'The baddest dude' is out to even the score for 76ers
Sometimes, even when you're looking at Bobby Jones, the 6 ft. 9 in. forward of the Philadelphia 76ers, you don't really see him. Jones has this unique quality that somehow allows him to do his job while blending in with the woodwork, or the crowd, or whatever.
But the Los Angeles Lakers, who have felt Bobby's presence constantly during the National Basketball Association finals, would just as soon he took his defense and rebounding skills elsewhere.
Jones is like the creaky step at the top of the stairs, the leaky faucet that starts to drip the moment you leave the sink, the "on" knob that keeps falling off the car radio. He is at his obnoxious best at all the wrong times -- for his opponents.
With teammates Julius Erving sky-walking among the stars, Darryl DAwkins acting like something out of a Salvador Dali painting, and Maurice Cheeks making baskets in which the ball comes down with snow on it, Jones frequently gets overlooked.
Oh, Bobby might be noticed if he showed up for a game in rubber boots instead of sneakers, except that Dawkins undoubtedly would pick that same day to wear a Richard Nixon mask.
What Jones does is head up the 76ers' Pick-and-Shovel Department. That is, he plays the tough defense; he rebounds with opponents' elbows sticking out of his ears; he dives for loose balls; and when nobody else can get a basket he gets one.
It was Bobby's clutch 12-footer in the closing seconds, for instance, that nailed down Philadelphia's 107-104 victory in Game 2, while his fine all-around play (11 points, 6 rebounds, and tough defense) contributed mightily to his team's 105-102 triumph in Game 4. And the Sixers will assuredly be counting on him for another solid job in Philadelphia tonight (May 16) as they battle to stay alive in the best-of-seven series, which LA currently leads 3-2.
Jones is so team-oriented that his family crest should be two workhorses plowing a wheat field in single harness. To describe him as merely unselfish is to refer to the Salvation Army as a group that sometimes helps people in trouble.
Watching Bobby playing basketball is like watching a pickpocket operate at a state fair. He is in and out of his victims' pockets and back in the crowd before they realize the ball they were just holding in their hands has suddenly disappeared.

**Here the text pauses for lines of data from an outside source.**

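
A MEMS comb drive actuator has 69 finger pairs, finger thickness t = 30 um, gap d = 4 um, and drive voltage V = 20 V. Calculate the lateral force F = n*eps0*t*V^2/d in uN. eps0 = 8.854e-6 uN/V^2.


Step 1: Parameters: n=69, eps0=8.854e-6 uN/V^2, t=30 um, V=20 V, d=4 um
Step 2: V^2 = 400
Step 3: F = 69 * 8.854e-6 * 30 * 400 / 4
F = 1.833 uN


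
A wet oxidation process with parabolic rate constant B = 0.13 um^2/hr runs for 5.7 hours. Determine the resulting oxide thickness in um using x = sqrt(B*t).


Step 1: Compute B*t = 0.13 * 5.7 = 0.741
Step 2: x = sqrt(0.741)
x = 0.861 um


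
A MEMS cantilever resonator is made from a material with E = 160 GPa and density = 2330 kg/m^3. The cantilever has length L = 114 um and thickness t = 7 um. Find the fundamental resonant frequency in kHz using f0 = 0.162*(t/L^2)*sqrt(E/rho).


Step 1: Convert units to SI.
t_SI = 7e-6 m, L_SI = 114e-6 m
Step 2: Calculate sqrt(E/rho).
sqrt(160e9 / 2330) = 8286.71 m/s
Step 3: Compute f0.
f0 = 0.162 * 7e-6 / (114e-6)^2 * 8286.71 = 723078.6 Hz = 723.08 kHz


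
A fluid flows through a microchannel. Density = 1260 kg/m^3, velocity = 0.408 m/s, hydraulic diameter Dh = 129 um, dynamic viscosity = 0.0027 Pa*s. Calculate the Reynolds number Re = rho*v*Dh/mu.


Step 1: Convert Dh to meters: Dh = 129e-6 m
Step 2: Re = rho * v * Dh / mu
Re = 1260 * 0.408 * 129e-6 / 0.0027
Re = 24.562


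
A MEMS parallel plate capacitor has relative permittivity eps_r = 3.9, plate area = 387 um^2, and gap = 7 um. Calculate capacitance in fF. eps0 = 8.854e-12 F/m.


Step 1: Convert area to m^2: A = 387e-12 m^2
Step 2: Convert gap to m: d = 7e-6 m
Step 3: C = eps0 * eps_r * A / d
C = 8.854e-12 * 3.9 * 387e-12 / 7e-6
Step 4: Convert to fF (multiply by 1e15).
C = 1.91 fF


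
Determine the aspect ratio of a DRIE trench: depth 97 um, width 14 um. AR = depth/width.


Step 1: AR = depth / width
Step 2: AR = 97 / 14
AR = 6.9


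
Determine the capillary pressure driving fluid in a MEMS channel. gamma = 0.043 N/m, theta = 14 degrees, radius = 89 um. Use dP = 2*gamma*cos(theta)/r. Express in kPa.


Step 1: cos(14 deg) = 0.9703
Step 2: Convert r to m: r = 89e-6 m
Step 3: dP = 2 * 0.043 * 0.9703 / 89e-6 = 937.6 Pa
Step 4: Convert Pa to kPa (divide by 1000).
dP = 0.94 kPa


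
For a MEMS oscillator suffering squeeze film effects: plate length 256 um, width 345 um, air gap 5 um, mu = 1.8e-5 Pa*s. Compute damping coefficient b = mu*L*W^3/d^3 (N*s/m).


Step 1: Convert to SI.
L = 256e-6 m, W = 345e-6 m, d = 5e-6 m
Step 2: W^3 = (345e-6)^3 = 4.11e-11 m^3
Step 3: d^3 = (5e-6)^3 = 1.25e-16 m^3
Step 4: b = 1.8e-5 * 256e-6 * 4.11e-11 / 1.25e-16
b = 1.51e-03 N*s/m


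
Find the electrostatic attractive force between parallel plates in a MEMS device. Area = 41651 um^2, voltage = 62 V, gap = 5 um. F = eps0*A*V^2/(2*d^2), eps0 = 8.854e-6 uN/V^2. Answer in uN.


Step 1: Identify parameters.
eps0 = 8.854e-6 uN/V^2, A = 41651 um^2, V = 62 V, d = 5 um
Step 2: Compute V^2 = 62^2 = 3844
Step 3: Compute d^2 = 5^2 = 25
Step 4: F = 0.5 * 8.854e-6 * 41651 * 3844 / 25
F = 28.352 uN


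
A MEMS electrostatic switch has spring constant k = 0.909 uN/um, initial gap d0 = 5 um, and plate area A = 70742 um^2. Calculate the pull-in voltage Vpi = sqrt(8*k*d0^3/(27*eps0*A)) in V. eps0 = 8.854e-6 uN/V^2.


Step 1: Compute numerator: 8 * k * d0^3 = 8 * 0.909 * 5^3 = 909.0
Step 2: Compute denominator: 27 * eps0 * A = 27 * 8.854e-6 * 70742 = 16.911441
Step 3: Vpi = sqrt(909.0 / 16.911441)
Vpi = 7.33 V


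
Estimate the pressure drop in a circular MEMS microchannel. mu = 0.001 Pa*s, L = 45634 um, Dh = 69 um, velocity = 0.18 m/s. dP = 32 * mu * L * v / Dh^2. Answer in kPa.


Step 1: Convert to SI: L = 45634e-6 m, Dh = 69e-6 m
Step 2: dP = 32 * 0.001 * 45634e-6 * 0.18 / (69e-6)^2
Step 3: dP = 55209.38 Pa
Step 4: Convert to kPa: dP = 55.21 kPa


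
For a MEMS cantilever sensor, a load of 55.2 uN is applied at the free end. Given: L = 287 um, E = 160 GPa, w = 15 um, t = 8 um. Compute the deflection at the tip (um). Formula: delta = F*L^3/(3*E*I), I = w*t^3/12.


Step 1: Calculate the second moment of area.
I = w * t^3 / 12 = 15 * 8^3 / 12 = 640.0 um^4
Step 2: Convert E to consistent units (1 GPa = 1000 uN/um^2).
E = 160 GPa = 160000 uN/um^2
Step 3: Calculate tip deflection.
delta = F * L^3 / (3 * E * I)
delta = 55.2 * 287^3 / (3 * 160000 * 640.0)
delta = 4.2478 um


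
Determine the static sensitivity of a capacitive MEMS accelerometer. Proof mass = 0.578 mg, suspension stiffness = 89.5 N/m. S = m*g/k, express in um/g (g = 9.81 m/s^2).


Step 1: Convert mass: m = 0.578 mg = 5.78e-07 kg
Step 2: S = m * g / k = 5.78e-07 * 9.81 / 89.5
Step 3: S = 6.34e-08 m/g
Step 4: Convert to um/g: S = 0.063 um/g


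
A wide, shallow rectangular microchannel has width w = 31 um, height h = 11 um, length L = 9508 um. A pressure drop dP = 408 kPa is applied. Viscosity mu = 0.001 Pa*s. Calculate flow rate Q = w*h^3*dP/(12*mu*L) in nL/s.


Step 1: Convert all dimensions to SI (meters).
w = 31e-6 m, h = 11e-6 m, L = 9508e-6 m, dP = 408e3 Pa
Step 2: Q = w * h^3 * dP / (12 * mu * L)
Q = 31e-6 * (11e-6)^3 * 408e3 / (12 * 0.001 * 9508e-6) = 1.475467e-10 m^3/s
Step 3: Convert Q from m^3/s to nL/s (1 m^3 = 1e12 nL, so multiply by 1e12).
Q = 147.547 nL/s


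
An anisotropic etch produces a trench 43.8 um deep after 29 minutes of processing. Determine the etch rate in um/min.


Step 1: Etch rate = depth / time
Step 2: rate = 43.8 / 29
rate = 1.51 um/min


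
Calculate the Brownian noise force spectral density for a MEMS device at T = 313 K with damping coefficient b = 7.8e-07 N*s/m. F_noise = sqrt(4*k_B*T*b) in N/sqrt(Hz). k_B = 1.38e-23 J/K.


Step 1: Compute 4 * k_B * T * b
= 4 * 1.38e-23 * 313 * 7.8e-07
= 1.3477e-26 N^2/Hz
Step 2: F_noise = sqrt(1.3477e-26)
F_noise = 1.16e-13 N/sqrt(Hz)


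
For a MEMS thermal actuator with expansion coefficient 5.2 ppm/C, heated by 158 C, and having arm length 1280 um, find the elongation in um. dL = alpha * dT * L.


Step 1: Convert CTE: alpha = 5.2 ppm/C = 5.2e-6 /C
Step 2: dL = 5.2e-6 * 158 * 1280
dL = 1.0516 um


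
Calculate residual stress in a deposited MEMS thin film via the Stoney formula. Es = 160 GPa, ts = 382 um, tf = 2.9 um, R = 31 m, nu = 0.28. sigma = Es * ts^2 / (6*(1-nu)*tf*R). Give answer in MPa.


Step 1: Compute numerator: Es * ts^2 = 160 * 382^2 = 23347840 (GPa*um^2)
Step 2: Compute denominator (R in um): 6*(1-nu)*tf*R = 6*0.72*2.9*31e6 = 388368000.0 (um^2)
Step 3: sigma (GPa) = 23347840 / 388368000.0 = 6.0118e-02 GPa
Step 4: Convert to MPa (x1000): sigma = 60.1 MPa


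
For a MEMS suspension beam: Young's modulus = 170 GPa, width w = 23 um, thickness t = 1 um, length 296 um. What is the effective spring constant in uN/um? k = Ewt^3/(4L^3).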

When Dawkins says that jones is "the baddest white dude in pro basketball," Darryl is, in effect, paying Bobby the supreme compliment. What Dawkins means is that Jones can go into the air with any NBA player and have at least a 50-50 chance of coming away with the basketball.
Bobby, by the way, doesn't start for Philadelphia. His job is to come in off the bench; provide whatever seems to be lacking at the moment (defense, shooting , rebounding); and bring order out of chaos. Jones is the kind of guy who would probably render Howard Cosell speechless. How do you describe a shadow? How do you talk about a guy who keeps disappearing? How do you lasso fog?
Like thousands of other kids in the United States, Bobby learned to play basketball in the backyard of his home in Charlotte, N.C. The only difference between most backyards and his was that there was no cement or macadam to dribble on, only uneven dirt.
So whenever Jones put the ball on the ground it didn't necessarily come up the right way. Often he was forced to reach for it, and not always with the same hand, either. The result is that there are no bad bounces for him today, especially on the NBA's well-engineered floors.
What is Jones really like? Well, this is what he told a group of reporters recently who crowded around his locker.
"When I first turned pro, my wife and I decided we'd try to maintain a life style that we could still live with after I was through with basketball." Bobby said. "most of the friends we have made have either been through our church or through our neighborhood. Basketball is not something I will have to work to get out of my system when it's time to quit."